Dusk sets in. The rest of the sky dove into a subtle grey and purple color, just enough to announce the sun’s impending fall. As if an artist smeared his brush across the sky, the yellow ball of fire slowly sinks beyond the horizon, mingling magnificent hues of red, orange, purple, and pink. These are the colors of nature, the purest shades, the shades that leave warm smiles in your heart.

The colors soon faded, and night had fallen no more than an hour ago, leaving only a matte black canvas with no stars to be looked upon. My fuzzy blanket swaddled me throughout the journey from home, just as it's doing now. Other than the darkness and myself, all that seems to exist is the chilly wind's bite, leaving its mark in the form of small bumps, raising every hair on my body. Little by little my toes go numb, but still I sit in a state of euphoria, basking in and appreciating the crisp night. Heavier and heavier, my eyes flutter shut.

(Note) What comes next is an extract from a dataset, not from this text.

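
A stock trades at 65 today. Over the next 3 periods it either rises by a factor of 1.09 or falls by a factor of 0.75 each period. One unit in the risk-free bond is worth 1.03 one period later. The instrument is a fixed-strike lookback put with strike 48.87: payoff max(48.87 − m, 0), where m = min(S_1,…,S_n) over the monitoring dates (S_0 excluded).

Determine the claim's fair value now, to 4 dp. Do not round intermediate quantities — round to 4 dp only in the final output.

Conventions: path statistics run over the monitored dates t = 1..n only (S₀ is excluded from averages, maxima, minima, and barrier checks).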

The strong aroma of smoky bacon combined unrelenting gaws of the seagulls invite my curious eyes to look around. Every time I reach the peak of the archaic hammock’s swing, the moss covered rope connected to the rusted metal hooks let out a rhythmic whimper, crying out of old age. I find this hammock as a place to barricade myself from all troubles, a cloister where I can bathe in the beauty of God’s creation.

Baptisms, Easter Sundays, Christmas Eves, Thanksgivings, and every summer, spring, and fall, I find myself swaying in that old, beat-up, hammock. Through the past sixteen years, through every boo-boo, sun burn, and creak she has groaned at me, that hammock hugs me so tight. Man, has she shown me love.